Ci sono stati infatti casi di attività criminali che sono riuscite ad ottenere fraudolentemente dalle compagnie telefoniche il trasferimento del numero telefonico di verifica su un altro dispositivo, così da ottenere quei codici e ingannare il sistema (ecco un altro buon motivo per non divulgare mai informazioni personali in rete…).
Questa attività banditesca ha fatto sviluppare altri sistemi molto più sicuri per la verifica dell’identità dell’utente, alcuni piuttosto raffinati, che non si sostituiscono ai precedenti, ma si affiancano ad essi.
Tra questi ricompare un argomento che abbiamo trattato di recente che riguarda la generazione di codici casuali, in una nuova veste e applicazione per i cellulari.
Esistono applicazioni (App) gestite direttamente dalle compagnie o dai fornitori stessi dei servizi di telefonia cellulare che permetto di generare continuamente codici unici e a uso del singolo device, aggiornati ogni 30/60 secondi, con i quali vengono “seguiti” i nostri cellulari per impedire che le loro funzioni vengano dirottate altrove.
Essenzialmente queste App si possono tradurre come delle “password” che noi non conosciamo, ma il nostro telefono sì: per quanto si tratti di codici corti e di conseguenza facili da scovare, il fatto che vengano rinnovati casualmente ogni pochi secondi non lascia il tempo per il loro hackeraggio e rende il meccanismo sicuro.
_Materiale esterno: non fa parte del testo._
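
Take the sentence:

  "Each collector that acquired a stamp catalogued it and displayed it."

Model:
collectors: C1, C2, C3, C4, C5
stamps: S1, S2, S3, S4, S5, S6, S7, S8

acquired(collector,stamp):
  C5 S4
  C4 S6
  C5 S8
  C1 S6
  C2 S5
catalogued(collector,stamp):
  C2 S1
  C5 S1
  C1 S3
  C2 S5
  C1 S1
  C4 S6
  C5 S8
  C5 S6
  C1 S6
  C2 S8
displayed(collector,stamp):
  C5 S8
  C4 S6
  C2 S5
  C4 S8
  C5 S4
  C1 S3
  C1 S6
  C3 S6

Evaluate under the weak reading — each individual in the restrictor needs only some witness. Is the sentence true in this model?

"it" takes "a stamp" as antecedent — a donkey pronoun bound across the clause boundary.
Weak reading: every collector c with some acquired-stamp has at least one acquired-stamp s such that catalogued(c,s) ∧ displayed(c,s).
Per collector: C1:✓  C2:✓  C4:✓  C5:✓
Every collector in the restrictor has a witness.

True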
Ovviamente anche questo sistema, da solo, non è sufficiente a salvare il nostro device dal pericolo più antico (noi stessi): se, ad esempio, invece di accedere al sito della nostra banca con il nostro codice e con il protocollo corretto, operiamo in modo semplificato o superficiale (vedi “inserire link”, sicurezza dei wi-fi, il “phishing” nei precedenti articoli), rischiamo di regalare al criminale di turno proprio quel codice grazie al quale potrà convincere la compagnia o il fornitore di rete di essere il reale possessore del nostro telefono, bypassando così anche il meccanismo della App di generazione di codici casuali di sicurezza.
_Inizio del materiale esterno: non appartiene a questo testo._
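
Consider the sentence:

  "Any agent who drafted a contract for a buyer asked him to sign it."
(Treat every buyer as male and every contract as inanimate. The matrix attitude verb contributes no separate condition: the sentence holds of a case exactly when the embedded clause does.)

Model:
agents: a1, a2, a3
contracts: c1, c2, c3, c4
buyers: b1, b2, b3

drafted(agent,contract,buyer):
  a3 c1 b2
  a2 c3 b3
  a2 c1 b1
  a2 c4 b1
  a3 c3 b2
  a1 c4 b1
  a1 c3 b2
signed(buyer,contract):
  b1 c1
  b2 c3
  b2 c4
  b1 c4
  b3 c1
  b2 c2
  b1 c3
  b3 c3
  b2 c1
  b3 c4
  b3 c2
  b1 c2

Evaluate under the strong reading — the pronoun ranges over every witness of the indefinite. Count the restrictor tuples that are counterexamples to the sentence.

0

"him" takes "a buyer" as antecedent and "it" takes "a contract"; both are donkey pronouns co-varying with the restrictor.
Strong reading: for every (a,c,b) with drafted(a,c,b), signed(b,c).
Restrictor triples: (a1,c3,b2)→signed(b2,c3) ✓  (a1,c4,b1)→signed(b1,c4) ✓  (a2,c1,b1)→signed(b1,c1) ✓  (a2,c3,b3)→signed(b3,c3) ✓  (a2,c4,b1)→signed(b1,c4) ✓  (a3,c1,b2)→signed(b2,c1) ✓  (a3,c3,b2)→signed(b2,c3) ✓
Counterexamples (restrictor triples failing the scope): 0.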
Oggi la quasi la totalità dei siti e degli strumenti che utilizziamo tutti i giorni hanno un sistema di autentificazione a più fattori, ed è buona norma sfruttarli sempre al massimo delle loro potenzialità, ma la prudenza è un atteggiamento dell’individuo, non una tecnica della macchina, quindi senza il buon senso dell’utente sono tutti inefficaci.
Nel caso sopra descritto (entrare in un sito che simula la mia banca o l’uso del link per collegarsi, magari anche da un wi-fi non sicuro), il nostro comportamento imprudente è riuscito ad annullare gli effetti di sicurezza di ben quattro sistemi di identificazione (password, lettore chip della tessera, codice assegnato in chiaro, codici casuali del device).
La conclusione è quindi sempre la stessa: si possono avere tutti i fattori di autenticazione e riduzione del rischio che vogliamo sui nostri conti in banca, mail o personal computer, ma se l’utente non si assicura che vengano usati in siti contraffatti o durante un attacco di phishing, potrà contare solo sulla sua fortuna.
I computer eseguono solo quello che gli “diciamo” di fare, non quello che “intendiamo” fare e di conseguenza non possono impedirci di chiedere o fare qualcosa che ci danneggerà.
Approfondiremo nei prossimi numeri i meccanismi che sono alla base delle più comuni strategie utilizzate dai criminali per farci commettere questi errori e le imprudenze più diffuse nell’uso delle carte di credito.